The Houthi strikes, and Soleimani’s direct reference to the Bab el-Mandeb on Thursday, “is a signal that Tehran has options for escalation.”
Bab el-Mandeb sees about 5 million barrels per day (bpd) of oil, which is small compared to the 17 million that passes through the Strait of Hormuz, on the opposite side of the Arabian Peninsula. Hormuz sits on the peninsula’s eastern flank, and is the only sea passage from the Persian Gulf to the open ocean.
But the fear here, said RBC Capital Markets’ Helima Croft, head of global commodity strategy, is that increased Houthi rebel attacks on tankers heightens the chance that one will actually be sunk.

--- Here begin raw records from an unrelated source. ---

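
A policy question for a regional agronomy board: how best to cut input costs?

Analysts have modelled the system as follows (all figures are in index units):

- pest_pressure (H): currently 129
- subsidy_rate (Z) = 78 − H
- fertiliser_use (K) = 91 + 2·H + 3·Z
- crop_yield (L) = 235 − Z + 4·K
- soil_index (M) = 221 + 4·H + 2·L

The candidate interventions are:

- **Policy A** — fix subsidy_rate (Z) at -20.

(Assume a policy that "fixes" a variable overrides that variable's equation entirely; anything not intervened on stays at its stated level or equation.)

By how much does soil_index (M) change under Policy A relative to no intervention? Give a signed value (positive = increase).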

In that event, the U.S. “could be forced to become more actively engaged in ensuring maritime security, like during the tanker wars,” of the Iran-Iraq war, Croft said, referencing an incident in 1988 where the U.S. came into direct conflict with Iran after Iranian sea mines blew up part of an American missile frigate. The U.S., which supported Saddam Hussein in the Iran-Iraq war, subsequently destroyed roughly half of Iran’s naval facilities.
A crisis in the Bab el-Mandeb would trigger greater fears over incidents in Hormuz and send oil prices upward. And while it would be difficult for Iran to close the Straits for a prolonged period, “it could carry off one-off attacks on vessels,” she warned.